When you can get complete SFF Ivy Bridge quad-cores (i5-3470) w/8GB DDR3 and a 500GB-1TB HDD, AND Windows, for $100 or occasionally less, in my mind, there's not much reason to go with anything lower-end. YMMV, though, according to budget, and perhaps you like the fixer-up/modding aspect of getting an older Core2-era / Xeon workstation and modding it.
You can also get cheap MT (MiniTower) models, with Sandy/Ivy/Haswell, sometimes as low as $100 as well, though generally not "complete" systems, at that low of a price for the MiniTower models. Expect to drop $30-50 on an SSD, and maybe max out the RAM to 16GB.
There was one I posted for around $230, that was a Haswell MT quad w/SSD + HDD, and 16GB DDR3, that would keep you set for a good while, and you can just drop in a GTX 1650 and make it a somewhat respectable gaming PC.
If OP is not in the USA, though, then I can see taking what one can get for cheap, as prices aren't always as good as they are here, nor surplus PC availability.

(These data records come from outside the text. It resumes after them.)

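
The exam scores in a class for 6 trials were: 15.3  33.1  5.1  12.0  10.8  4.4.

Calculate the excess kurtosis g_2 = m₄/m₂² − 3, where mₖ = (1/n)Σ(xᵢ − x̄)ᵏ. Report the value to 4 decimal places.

0.1845

x̄ = 13.4500
Σ(xᵢ − x̄)² = 550.2950 ⇒ m₂ = 91.71583
Σ(xᵢ − x̄)⁴ = 160725.2810 ⇒ m₄ = 26787.54684
m₂² = 8411.79408
g_2 = m₄/m₂² − 3 = 3.18452 − 3 ≈ 0.1845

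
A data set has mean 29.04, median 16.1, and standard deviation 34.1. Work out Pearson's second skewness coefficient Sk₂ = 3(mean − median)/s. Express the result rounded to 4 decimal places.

1.1384

Sk₂ = 3(29.04 − 16.1) / 34.1 = 3 × 12.9400 / 34.1
    = 38.8200 / 34.1 ≈ 1.1384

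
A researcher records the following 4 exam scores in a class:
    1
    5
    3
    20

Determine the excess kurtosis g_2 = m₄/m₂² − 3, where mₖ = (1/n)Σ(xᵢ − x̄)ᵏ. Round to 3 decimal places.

x̄ = 7.2500
Σ(xᵢ − x̄)² = 224.7500 ⇒ m₂ = 56.18750
Σ(xᵢ − x̄)⁴ = 28304.3281 ⇒ m₄ = 7076.08203
m₂² = 3157.03516
g_2 = m₄/m₂² − 3 = 2.24137 − 3 ≈ -0.759

-0.759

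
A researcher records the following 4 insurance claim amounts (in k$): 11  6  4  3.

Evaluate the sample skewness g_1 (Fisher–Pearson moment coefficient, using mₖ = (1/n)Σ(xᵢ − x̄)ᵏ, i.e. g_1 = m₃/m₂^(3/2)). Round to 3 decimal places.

x̄ = (11 + 6 + 4 + 3) / 4 = 6.0000
deviations (xᵢ − x̄): 5.0000, 0.0000, -2.0000, -3.0000
Σ(xᵢ − x̄)² = 38.0000 ⇒ m₂ = 38.0000/4 = 9.50000
Σ(xᵢ − x̄)³ = 90.0000 ⇒ m₃ = 90.0000/4 = 22.50000
m₂^(3/2) = 9.50000^(1.5) = 29.28097
g_1 = m₃ / m₂^(3/2) = 22.50000 / 29.28097 ≈ 0.768

0.768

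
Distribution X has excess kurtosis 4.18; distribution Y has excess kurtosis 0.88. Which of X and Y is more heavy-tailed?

Higher excess kurtosis ⇒ heavier tails relative to the normal distribution.
4.18 vs 0.88: the larger is 4.18, so X has heavier tails.

X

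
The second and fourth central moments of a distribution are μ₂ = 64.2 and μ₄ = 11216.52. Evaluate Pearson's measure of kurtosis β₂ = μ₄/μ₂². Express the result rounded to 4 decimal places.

2.7214

μ₂² = 64.2² = 4121.64000
μ₄/μ₂² = 11216.52 / 4121.64000 = 2.72137
β₂ ≈ 2.7214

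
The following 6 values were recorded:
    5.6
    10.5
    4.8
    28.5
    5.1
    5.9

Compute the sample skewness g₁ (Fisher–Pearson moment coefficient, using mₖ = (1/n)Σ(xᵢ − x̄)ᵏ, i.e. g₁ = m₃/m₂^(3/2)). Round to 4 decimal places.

x̄ = (5.6 + 10.5 + 4.8 + 28.5 + 5.1 + 5.9) / 6 = 10.0667
deviations (xᵢ − x̄): -4.4667, 0.4333, -5.2667, 18.4333, -4.9667, -4.1667
Σ(xᵢ − x̄)² = 429.6933 ⇒ m₂ = 429.6933/6 = 71.61556
Σ(xᵢ − x̄)³ = 5833.4476 ⇒ m₃ = 5833.4476/6 = 972.24126
m₂^(3/2) = 71.61556^(1.5) = 606.05362
g₁ = m₃ / m₂^(3/2) = 972.24126 / 606.05362 ≈ 1.6042

1.6042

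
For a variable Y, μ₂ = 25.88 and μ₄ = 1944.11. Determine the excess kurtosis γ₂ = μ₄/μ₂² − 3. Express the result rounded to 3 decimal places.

μ₂² = 25.88² = 669.77440
μ₄/μ₂² = 1944.11 / 669.77440 = 2.90263
γ₂ = 2.90263 − 3 ≈ -0.097

-0.097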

Edit: That was really the other problem with those older Core2-era systems, they tended to max out at 8GB of RAM, whereas, I consider that a minimum standard these days, for "ease of computing", and really, if you're a power-user, you'll want 16GB (even on older Sandy/Ivy/Haswell DDR3 platforms), and maybe 32GB on DDR4 platforms like Skylake/Kaby Lake/Coffee Lake.
(I use 32GB, 4x8GB Trident Z RGB RAM in my Ryzen R5 3600 rig these days, and I can't imagine going with anything less. But I'm a bit of a "browser power user".)
Edit: And even for "gaming on the cheap", I would recommend Ivy/Haswell quads, over Core2-era quads, they just have that much more performance. Your min FPS is going to be horrid on Core2-era PCs, even with a quad, IMHO.